Teen Awareness Group breaks tradition for this year’s Grim Reaper Day

The Teen Awareness Group (TAG) will put on their 13th annual Grim Reaper Day on May 12 to inform students of the dangers of driving under the influence; though this year, it will look a bit different.

In the past, the most noticeable trademark of Grim Reaper Day was the dozens of students made up to look as though they themselves have been in a collision.

These Grim Reaper participants would be pulled out of their classes while their classmates were informed of the nature of their “deaths” by a police officer. However, this aspect along with the student obituaries on the walls will not be a part of the set up this year.

“I think it’s really important that we are both sensitive and considerate of the trauma that Staples has gone through this year, and the fact that we don’t want to trigger any previous feelings,” Gracyn Levenson ’16 said. “The day will still have its intended meaning, but there will definitely be less blood and gore.”

The student obituaries and  the tradition of pulling the students from class will be replaced with fun activities and stations. These stations will be about using positive methods to handle stress.

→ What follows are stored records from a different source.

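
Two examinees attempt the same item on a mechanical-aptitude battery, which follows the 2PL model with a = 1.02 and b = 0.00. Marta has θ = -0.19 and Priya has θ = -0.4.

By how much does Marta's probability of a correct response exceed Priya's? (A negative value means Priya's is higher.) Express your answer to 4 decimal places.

P(θ) = 1 / (1 + exp(−a(θ − b)))
P(Marta) = 0.4517  [exponent -0.1938]
P(Priya) = 0.3994  [exponent -0.4080]
Difference = 0.4517 − 0.3994 = 0.0523

0.0523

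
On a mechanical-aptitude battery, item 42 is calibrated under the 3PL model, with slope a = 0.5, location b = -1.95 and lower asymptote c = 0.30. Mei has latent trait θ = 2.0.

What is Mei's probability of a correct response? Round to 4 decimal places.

P(θ) = c + (1 − c) · 1 / (1 + exp(−a(θ − b)))
Exponent: 0.5 × (2.0 − (-1.95)) = 1.9750
1/(1 + e^{-1.9750}) = 0.8781
P = 0.30 + 0.70 × 0.8781 = 0.9147

0.9147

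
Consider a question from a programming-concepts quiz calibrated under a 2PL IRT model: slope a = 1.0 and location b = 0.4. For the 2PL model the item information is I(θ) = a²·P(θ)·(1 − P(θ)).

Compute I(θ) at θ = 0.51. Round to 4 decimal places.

P = 1/(1+e^{-0.1100}) = 0.5275
P(1−P) = 0.5275 × 0.4725 = 0.2492
I = a² × P(1−P) = 1.0² × 0.2492 = 0.24925

0.2492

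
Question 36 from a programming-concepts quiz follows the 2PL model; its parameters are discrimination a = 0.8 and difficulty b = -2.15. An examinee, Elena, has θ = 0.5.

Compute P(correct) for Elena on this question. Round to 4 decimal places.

0.8928

P(θ) = 1 / (1 + exp(−a(θ − b)))
Exponent: 0.8 × (0.5 − (-2.15)) = 2.1200
1/(1 + e^{-2.1200}) = 0.8928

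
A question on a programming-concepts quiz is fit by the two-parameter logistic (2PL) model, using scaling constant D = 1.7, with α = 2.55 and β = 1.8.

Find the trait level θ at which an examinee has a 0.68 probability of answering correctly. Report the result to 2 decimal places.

P(θ) = 1 / (1 + exp(−D·α(θ − β)))
logit = ln(0.6800/0.3200) = 0.7538
θ = β + logit/(1.7·α) = 1.8 + 0.7538/4.3350 = 1.9739

1.97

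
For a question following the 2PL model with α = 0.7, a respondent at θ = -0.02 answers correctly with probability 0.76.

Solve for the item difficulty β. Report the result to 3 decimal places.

P(θ) = 1 / (1 + exp(−α(θ − β)))
logit(0.76) = ln(0.76/0.24) = 1.1527
β = θ − logit/(α) = -0.02 − 1.1527/0.7000 = -1.6667

-1.667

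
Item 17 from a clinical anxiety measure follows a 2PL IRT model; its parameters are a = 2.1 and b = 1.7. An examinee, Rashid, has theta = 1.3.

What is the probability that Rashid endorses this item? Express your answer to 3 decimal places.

0.302

P(theta) = 1 / (1 + exp(−a(theta − b)))
Exponent: 2.1 × (1.3 − 1.7) = -0.8400
1/(1 + e^{0.8400}) = 0.3015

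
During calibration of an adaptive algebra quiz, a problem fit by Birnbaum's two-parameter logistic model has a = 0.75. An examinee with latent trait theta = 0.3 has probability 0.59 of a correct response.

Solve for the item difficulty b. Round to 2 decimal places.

-0.19

P(theta) = 1 / (1 + exp(−a(theta − b)))
logit(0.59) = ln(0.59/0.41) = 0.3640
b = theta − logit/(a) = 0.3 − 0.3640/0.7500 = -0.1853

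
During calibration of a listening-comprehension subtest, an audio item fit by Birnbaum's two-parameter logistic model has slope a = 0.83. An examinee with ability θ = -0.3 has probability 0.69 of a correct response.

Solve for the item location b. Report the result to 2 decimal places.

-1.26

P(θ) = 1 / (1 + exp(−a(θ − b)))
logit(0.69) = ln(0.69/0.31) = 0.8001
b = θ − logit/(a) = -0.3 − 0.8001/0.8300 = -1.2640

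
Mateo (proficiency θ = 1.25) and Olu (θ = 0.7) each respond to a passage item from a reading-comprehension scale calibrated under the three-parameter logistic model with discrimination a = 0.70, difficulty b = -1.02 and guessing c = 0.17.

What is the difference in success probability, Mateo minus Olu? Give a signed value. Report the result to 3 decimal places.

P(θ) = c + (1 − c) · 1 / (1 + exp(−a(θ − b)))
P(Mateo) = 0.8593  [exponent 1.5890]
P(Olu) = 0.8085  [exponent 1.2040]
Difference = 0.8593 − 0.8085 = 0.0508

0.051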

According to Jack Norman ’17, TAG treasurer, these lighter stations are meant to counteract some of the “morbidity” of the regular assembly that will remain similar to what it has been in years past.

“It’s not a day about sadness,” Norman ’17, said. “At the end of the day, it’s about not drinking and driving or getting in a car with a drunk driver.”

This message has hit cords with many students within Staples High School, including Taylor Rochlin ’18, who lost her brother in an accident involving a drunk driver in 2009.

“I believe that Grim Reaper Day is a really great day,” Rochlin said. “Last year’s Grim Reapers Day was about my family, and I think it touched a lot of people to know that it can happen to anyone in the community [and] it felt really good to tell my story and make people aware.”